For context, Google and IBM quantum computers evenly distribute qubits on a grid, using what's called superconducting quantum hardware. Adjacent qubits can entangle to communicate information. Webber's company zeroes in on trapped ion hardware, which allows qubits to move freely and collaborate anywhere on a grid. Either way, though, more qubits equals exponentially more computing power.
IBM's quantum computer.
But how many of these qubits must sync up to take advantage of bitcoin's vulnerability window?
Challenge accepted: Hack bitcoin
Here's what we know so far: Bitcoin transactions have a window during which they're vulnerable to quantum computers -- but not classical computers and definitely not people. That's because quantum systems are filled with qubits, firing away and performing calculations at speeds the human brain can barely comprehend.
Using external research, Webber laid out how many qubits are needed to penetrate that window, uncovering some solid estimations. But recall the delicacy of qubits. If anything goes wrong in a quantum computer, superposition is interrupted and all the precious quantum data can be lost forever. And things go wrong.

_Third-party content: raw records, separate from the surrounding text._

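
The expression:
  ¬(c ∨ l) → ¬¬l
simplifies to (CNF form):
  c ∨ l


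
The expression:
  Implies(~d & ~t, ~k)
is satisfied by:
  {d: True, t: True, k: False}
  {d: True, k: False, t: False}
  {t: True, k: False, d: False}
  {t: False, k: False, d: False}
  {d: True, t: True, k: True}
  {d: True, k: True, t: False}
  {t: True, k: True, d: False}


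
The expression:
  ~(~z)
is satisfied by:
  {z: True}


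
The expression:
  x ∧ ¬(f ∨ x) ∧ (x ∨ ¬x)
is never true.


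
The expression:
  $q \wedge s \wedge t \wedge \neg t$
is never true.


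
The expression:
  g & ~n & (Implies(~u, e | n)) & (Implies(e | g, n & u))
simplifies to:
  False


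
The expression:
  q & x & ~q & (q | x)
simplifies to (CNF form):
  False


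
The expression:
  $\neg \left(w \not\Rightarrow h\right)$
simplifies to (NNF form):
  $h \vee \neg w$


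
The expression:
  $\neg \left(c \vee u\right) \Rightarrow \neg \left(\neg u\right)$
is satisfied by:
  {c: True, u: True}
  {c: True, u: False}
  {u: True, c: False}


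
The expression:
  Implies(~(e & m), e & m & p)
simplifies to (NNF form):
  e & m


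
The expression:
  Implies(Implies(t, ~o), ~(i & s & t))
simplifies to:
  o | ~i | ~s | ~t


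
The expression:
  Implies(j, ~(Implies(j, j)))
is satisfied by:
  {j: False}


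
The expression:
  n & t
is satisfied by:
  {t: True, n: True}


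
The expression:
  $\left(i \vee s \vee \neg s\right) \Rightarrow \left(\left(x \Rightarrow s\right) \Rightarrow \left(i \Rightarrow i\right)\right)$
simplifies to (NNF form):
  $\text{True}$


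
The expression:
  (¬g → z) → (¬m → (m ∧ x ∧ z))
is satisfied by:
  {m: True, z: False, g: False}
  {m: True, g: True, z: False}
  {m: True, z: True, g: False}
  {m: True, g: True, z: True}
  {g: False, z: False, m: False}


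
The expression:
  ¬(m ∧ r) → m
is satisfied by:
  {m: True}


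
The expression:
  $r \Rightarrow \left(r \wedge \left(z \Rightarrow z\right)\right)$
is always true.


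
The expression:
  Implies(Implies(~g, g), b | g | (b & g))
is always true.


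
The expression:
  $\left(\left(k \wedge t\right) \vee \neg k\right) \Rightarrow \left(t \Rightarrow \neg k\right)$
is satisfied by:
  {k: False, t: False}
  {t: True, k: False}
  {k: True, t: False}


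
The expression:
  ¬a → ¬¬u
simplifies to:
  a ∨ u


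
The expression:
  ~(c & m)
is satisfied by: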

To prevent that disaster, quantum programmers do something rather intuitive. They just use more qubits. It's called quantum error correction.
A conceptual illustration of quantum particles operating and entangling with each other.
Saving for simplification, they throw an army of qubits at every computation to increase the chances of correct data. For example, if 9/10 qubits offered the same solution, it'd be safe to say that's correct.
"To have one pretty high-quality, logical qubit -- it's not perfect, but it's good -- it's something like 1,000 physical qubits for one," Webber said. Thus, he multiplied his initial estimation by 1,000 to get a final answer.
Bingo, it'd take about 317 million qubits to hack bitcoin in one hour. If you're looking at a 10-minute window, "it would just be a larger number," he said. "Probably six times more." That would put the number of qubits into the billions. We're not even close to that point just yet.
"If you want to break it more slowly," Webber added, "it requires less qubits overall -- so something like 13 million to break it in one day."
Webber isn't the only one thinking about how quantum computing could bypass cryptocurrency security. The US National Institute of Standards and Technology, for instance, is on the hunt for quantum-proof cryptography algorithms to keep cryptocurrency secure, while the Ethereum Foundation is investigating notions of quantum resistance.
Though we've still got a ways to go before we arrive at a bitcoin quantum hack, Webber urges thinking about advances now: "Look at the transition of classical computing from vacuum tubes of 10 bits, or however many they had early on, to the extremes that we have now.
"Surely, quantum computing will go through a similar transition."